A Year of Open Doors!

 In general, we are invited to open-door days, to discover an institution, or to forget about shopping for a while, a few days for example.

The Church Jubilee 2000 has opened its doors, and for more than one year! It’s true that by dint of opening the doors of the churches of Rome, the whole world and even here, there will be draughts! From all the news going around, and from the Jubilee activities taking place everywhere and at a good pace, allow me to underline two in particular for the moment, which concern us: the Catholic Scouts.

 

A Respect for Creation

This is a more than familiar expression, affecting all of our behaviour; first of all reacting faced to this or that ecological catastrophe, where the list of examples increases every time. But also positively, because for a long time we love nature, and we teach our youngest to respect it and live with it.

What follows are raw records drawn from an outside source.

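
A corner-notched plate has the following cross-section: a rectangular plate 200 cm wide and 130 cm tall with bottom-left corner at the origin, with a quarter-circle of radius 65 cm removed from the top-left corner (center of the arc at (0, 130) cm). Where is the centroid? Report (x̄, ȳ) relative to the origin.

Part | A | x̄ᵢ | ȳᵢ | A·x̄ᵢ | A·ȳᵢ
plate | 26000.00 | 100.00 | 65.00 | 2600000.00 | 1690000.00
removed quarter-circle | -3318.31 | 27.59 | 102.41 | -91541.67 | -339838.27
Σ | 22681.69 |  |  | 2508458.33 | 1350161.73
x̄ = 2508458.33 / 22681.69 = 110.59 cm
ȳ = 1350161.73 / 22681.69 = 59.53 cm

x̄ = 110.59 cm, ȳ = 59.53 cm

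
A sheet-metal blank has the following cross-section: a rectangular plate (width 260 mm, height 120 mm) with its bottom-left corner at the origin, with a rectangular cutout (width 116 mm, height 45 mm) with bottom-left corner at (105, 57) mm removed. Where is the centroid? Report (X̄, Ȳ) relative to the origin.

X̄ = 123.37 mm, Ȳ = 56.08 mm

plate: A = 260 × 120 = 31200.00, centroid at (130.00, 60.00).
hole: A = −(116 × 45) = -5220.00, centroid at (163.00, 79.50).
ΣA = 25980.00 mm², ΣAX̄ = 3205140.00 mm³, ΣAȲ = 1457010.00 mm³.
X̄ = 3205140.00/25980.00 = 123.37 mm; Ȳ = 1457010.00/25980.00 = 56.08 mm.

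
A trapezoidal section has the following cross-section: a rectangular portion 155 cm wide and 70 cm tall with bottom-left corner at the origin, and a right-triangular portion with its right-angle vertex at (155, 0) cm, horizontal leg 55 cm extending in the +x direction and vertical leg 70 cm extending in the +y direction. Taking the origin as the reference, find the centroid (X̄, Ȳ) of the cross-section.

X̄ = 91.94 cm, Ȳ = 33.24 cm

rectangular portion: A = 155 × 70 = 10850.00, centroid at (77.50, 35.00).
triangular portion: A = ½·55·70 = 1925.00, centroid at (173.33, 23.33).
ΣA = 12775.00 cm², ΣAX̄ = 1174541.67 cm³, ΣAȲ = 424666.67 cm³.
X̄ = 1174541.67/12775.00 = 91.94 cm; Ȳ = 424666.67/12775.00 = 33.24 cm.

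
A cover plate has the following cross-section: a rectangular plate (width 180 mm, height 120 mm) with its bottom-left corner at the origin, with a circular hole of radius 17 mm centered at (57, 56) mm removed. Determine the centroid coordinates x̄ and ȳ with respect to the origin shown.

x̄ = 91.45 mm, ȳ = 60.18 mm

plate: A = 180 × 120 = 21600.00, centroid at (90.00, 60.00).
hole: A = −π·17² = -907.92, centroid at (57.00, 56.00).
ΣA = 20692.08 mm²
ΣAx̄ = (21600.00)(90.00) + (-907.92)(57.00) = 1892248.54 mm³
ΣAȳ = (21600.00)(60.00) + (-907.92)(56.00) = 1245156.46 mm³
x̄ = 1892248.54 / 20692.08 = 91.45 mm
ȳ = 1245156.46 / 20692.08 = 60.18 mm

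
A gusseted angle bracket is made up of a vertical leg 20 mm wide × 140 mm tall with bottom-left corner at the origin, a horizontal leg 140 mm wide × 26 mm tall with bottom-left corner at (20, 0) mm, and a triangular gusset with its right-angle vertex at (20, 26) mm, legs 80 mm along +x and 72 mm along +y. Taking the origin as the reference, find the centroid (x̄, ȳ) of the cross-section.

x̄ = 52.58 mm, ȳ = 41.56 mm

vertical leg: A = 20 × 140 = 2800.00, centroid at (10.00, 70.00).
horizontal leg: A = 140 × 26 = 3640.00, centroid at (90.00, 13.00).
gusset: A = ½·80·72 = 2880.00, centroid at (46.67, 50.00).
ΣA = 9320.00 mm², ΣAx̄ = 490000.00 mm³, ΣAȳ = 387320.00 mm³.
x̄ = 490000.00/9320.00 = 52.58 mm; ȳ = 387320.00/9320.00 = 41.56 mm.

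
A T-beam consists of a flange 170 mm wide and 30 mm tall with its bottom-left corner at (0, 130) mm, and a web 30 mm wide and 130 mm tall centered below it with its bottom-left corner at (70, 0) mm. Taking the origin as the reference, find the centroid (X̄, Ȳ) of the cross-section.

web: A = 30 × 130 = 3900.00, centroid at (85.00, 65.00).
flange: A = 170 × 30 = 5100.00, centroid at (85.00, 145.00).
ΣA = 9000.00 mm²
ΣAX̄ = (3900.00)(85.00) + (5100.00)(85.00) = 765000.00 mm³
ΣAȲ = (3900.00)(65.00) + (5100.00)(145.00) = 993000.00 mm³
X̄ = 765000.00 / 9000.00 = 85.00 mm
Ȳ = 993000.00 / 9000.00 = 110.33 mm

X̄ = 85.00 mm, Ȳ = 110.33 mm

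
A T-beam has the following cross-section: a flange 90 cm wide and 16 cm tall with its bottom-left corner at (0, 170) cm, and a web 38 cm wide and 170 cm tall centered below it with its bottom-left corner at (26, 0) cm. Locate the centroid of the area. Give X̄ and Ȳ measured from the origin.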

At the beginning of this Jubilee year, the French episcopate published a beautiful text about the respect for creation. Unknown to media, this text can only cheer us up. It helps us to consider creation as the work of God. Until now, we have been accustomed to thinking that man had to conquer creation in order to be able to live and grow. It asks us to take on a new attitude: Man manages creation, as someone who produces for the good of everyone that which pertains to God; we do not own creation. It is a step of the heart, which leads to action and contemplation. The text of the Bishops ends with a quotation of Antoine de Saint-Exupéry: ¨We inherit the earth from our ancestors, we lend it to our children¨.

 

Forgiveness

Another event in this beginning of the Jubilee: The church, through the voice of the Pope himself, asks forgiveness for all the errors, crimes and violence committed throughout history and now, by Christians in the name of the gospel and of truth. This is a profound, sincere step and without a doubt, historical. I often hear criticism of the church, and of priests...; I’ve even heard in reference to a scandal involving a priest ¨C’est bien fait pour l’Eglise!¨, words perhaps justified because we must always convert. Yet I seldom see support when the church recognizes its errors and asks for forgiveness in a brave gesture. I don’t know of any other modern-day institution, which has made such a lucid effort. In any case, it is true we must live in humility.

Come on! Let’s be happy! These are things, which help us to live. The Jubilee has not yet finished. As for us – Which doors are we going to open in this closed world? Which stones are we going to move so that Jesus Resurrected can reach us? Which steps are we going to take so that man has life?